Il presidente Vučić: sì all’ingresso della Serbia nell’Unione europea. E apre alle sanzioni alla Russia

BELGRADO No al Kosovo nelle Nazioni Unite, ma bisogna dialogare sulla base del piano franco-tedesco per evitare la mano dura dell’Occidente, mantenendo dritta la rotta verso l’adesione alla Ue, malgrado l’alzata di scudi delle opposizioni.
No secco anche all’ingresso nella Nato, perché il Paese balcanico vuole mantenere la sua neutralità. E una prima timida apertura verso un passo doloroso e potenzialmente esplosivo, le sanzioni contro l’alleato russo, richieste con sempre maggior forza da Bruxelles e Washington. Si può riassumere così la strada che dovrebbe prendere nei prossimi mesi la Serbia, tratteggiata nella due giorni di dibattito-fiume sul Kosovo al Parlamento di Belgrado dal presidente serbo, Aleksandar Vučić, vero burattinaio della politica della nazione balcanica. Ruolo da mattatore che è stato confermato dallo stesso Vučić, che tra giovedì e ieri ha replicato alle critiche durissime della minoranza nazionalista e di quella europeista, indicando dove porterà la Serbia. Serbia che «è sulla strada verso l’integrazione europea» e ci rimarrà, ha spiegato, mentre le porte della Nato possono tranquillamente rimanere chiuse, perché Belgrado «vuole mantenere gelosamente la sua neutralità militare». Ma, sempre a suo modo, Vučić ha lanciato un sasso destinato a propagare a lungo le sue onde, nello stagno della geopolitica globale, facendo arricciare il naso a Mosca.
Interpellato dal partito d’opposizione Libertà e Giustizia (Ssp) sulla necessità di decidere finalmente sanzioni contro la Russia, Vučić non ha detto no. «Non sono eccitato» all’idea, ha spiegato, aggiungendo però di «non sapere per quanto a lungo potremo resistere senza imporre le sanzioni, paghiamo un prezzo» alto per questo. «Voi siete a favore, io dico non so, forse dovremo farlo, ma finché non siamo costretti meglio così», ha aggiunto Vučić, osservando poi, sul tema di potenziali nuovi investimenti di Mosca nel Paese, di rispettare la Russia.

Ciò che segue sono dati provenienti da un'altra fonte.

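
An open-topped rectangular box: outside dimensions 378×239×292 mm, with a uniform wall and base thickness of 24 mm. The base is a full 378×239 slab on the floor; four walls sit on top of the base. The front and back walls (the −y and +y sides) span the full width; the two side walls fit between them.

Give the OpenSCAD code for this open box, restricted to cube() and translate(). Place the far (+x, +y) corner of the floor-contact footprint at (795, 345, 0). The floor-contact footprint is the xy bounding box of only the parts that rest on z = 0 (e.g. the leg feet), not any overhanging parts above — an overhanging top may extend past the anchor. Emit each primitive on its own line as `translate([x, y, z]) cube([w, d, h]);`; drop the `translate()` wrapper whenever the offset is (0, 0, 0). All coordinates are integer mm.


translate([417, 106, 0]) cube([378, 239, 24]);
translate([417, 106, 24]) cube([378, 24, 268]);
translate([417, 321, 24]) cube([378, 24, 268]);
translate([417, 130, 24]) cube([24, 191, 268]);
translate([771, 130, 24]) cube([24, 191, 268]);


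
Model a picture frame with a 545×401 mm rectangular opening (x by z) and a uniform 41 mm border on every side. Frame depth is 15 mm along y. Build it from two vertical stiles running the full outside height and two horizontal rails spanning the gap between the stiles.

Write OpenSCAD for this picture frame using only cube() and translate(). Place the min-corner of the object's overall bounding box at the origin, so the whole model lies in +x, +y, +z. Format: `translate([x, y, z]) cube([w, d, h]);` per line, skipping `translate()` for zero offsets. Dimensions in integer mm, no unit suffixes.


cube([41, 15, 483]);
translate([586, 0, 0]) cube([41, 15, 483]);
translate([41, 0, 0]) cube([545, 15, 41]);
translate([41, 0, 442]) cube([545, 15, 41]);


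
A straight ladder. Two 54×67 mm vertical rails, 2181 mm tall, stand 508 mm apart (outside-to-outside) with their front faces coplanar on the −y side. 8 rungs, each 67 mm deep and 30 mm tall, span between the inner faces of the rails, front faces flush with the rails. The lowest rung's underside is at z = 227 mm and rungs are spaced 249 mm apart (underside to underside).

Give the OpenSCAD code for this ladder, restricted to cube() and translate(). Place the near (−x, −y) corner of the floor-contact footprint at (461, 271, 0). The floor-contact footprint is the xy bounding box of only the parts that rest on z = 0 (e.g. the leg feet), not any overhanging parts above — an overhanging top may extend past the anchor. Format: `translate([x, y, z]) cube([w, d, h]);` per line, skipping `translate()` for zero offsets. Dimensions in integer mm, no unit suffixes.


// rung span = 508 - 2*54 = 400
// rung[k] z = 227 + k*249
translate([461, 271, 0]) cube([54, 67, 2181]);
translate([915, 271, 0]) cube([54, 67, 2181]);
translate([515, 271, 227]) cube([400, 67, 30]);
translate([515, 271, 476]) cube([400, 67, 30]);
translate([515, 271, 725]) cube([400, 67, 30]);
translate([515, 271, 974]) cube([400, 67, 30]);
translate([515, 271, 1223]) cube([400, 67, 30]);
translate([515, 271, 1472]) cube([400, 67, 30]);
translate([515, 271, 1721]) cube([400, 67, 30]);
translate([515, 271, 1970]) cube([400, 67, 30]);


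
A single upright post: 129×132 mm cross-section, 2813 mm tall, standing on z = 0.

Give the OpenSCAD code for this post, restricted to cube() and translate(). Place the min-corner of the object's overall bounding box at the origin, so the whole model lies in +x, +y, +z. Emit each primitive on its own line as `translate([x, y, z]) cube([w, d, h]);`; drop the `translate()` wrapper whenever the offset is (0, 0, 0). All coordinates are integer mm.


cube([129, 132, 2813]);


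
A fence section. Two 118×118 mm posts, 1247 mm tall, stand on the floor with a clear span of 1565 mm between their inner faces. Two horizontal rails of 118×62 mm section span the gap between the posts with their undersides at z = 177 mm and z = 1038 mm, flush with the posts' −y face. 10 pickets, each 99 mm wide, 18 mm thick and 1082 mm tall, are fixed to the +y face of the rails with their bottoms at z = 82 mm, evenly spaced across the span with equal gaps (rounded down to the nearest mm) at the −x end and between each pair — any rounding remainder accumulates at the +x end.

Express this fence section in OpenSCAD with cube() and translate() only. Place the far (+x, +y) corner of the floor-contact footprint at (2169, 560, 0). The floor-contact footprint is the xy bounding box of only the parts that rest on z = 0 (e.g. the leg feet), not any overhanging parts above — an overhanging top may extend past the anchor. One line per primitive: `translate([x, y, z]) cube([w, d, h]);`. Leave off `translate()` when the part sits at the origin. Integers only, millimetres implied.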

Ma di non essere al suo servizio, ma solo della Serbia. Parole importanti Vučić le ha pronunciate anche in relazione al tema del Kosovo, cruciale per il futuro di Belgrado e il suo eventuale futuro avvicinamento alla Ue. «Non sono per il Kosovo all’Onu e mai riconoscerò un Kosovo indipendente», ha assicurato il presidente serbo, ribadendo tuttavia, in risposta alle critiche sulla lunghezza insostenibile dei negoziati con Pristina, di «non essere per un conflitto congelato», che ora rischia di isolare sia Belgrado sia il Kosovo. «Non parliamo di amore o ideologia, sul tavolo c’è la sopravvivenza del nostro popolo e dello Stato», ha replicato il leader serbo sul tema delle possibili sanzioni politiche ed economiche in caso di rifiuto all'ancora misterioso piano franco-tedesco sul Kosovo, misure che «provocherebbero gravi conseguenze» alla Serbia.
Piano che va accettato, hanno chiesto nel frattempo una ventina di autorevoli Ong e intellettuali, come le Donne in Nero, il Belgrade Centre for Human Rights e la Youth Initiative for Human Rights, sottolineando che si tratta di una «opportunità storica per il governo e i serbi di accettare la realtà». E pure a Pristina ci sono forse segnali di disgelo, con il premier Kurti che ha fatto una mezza-apertura alla creazione della Comunità dei comuni serbi in Kosovo, seppur ponendo egli durissime condizioni.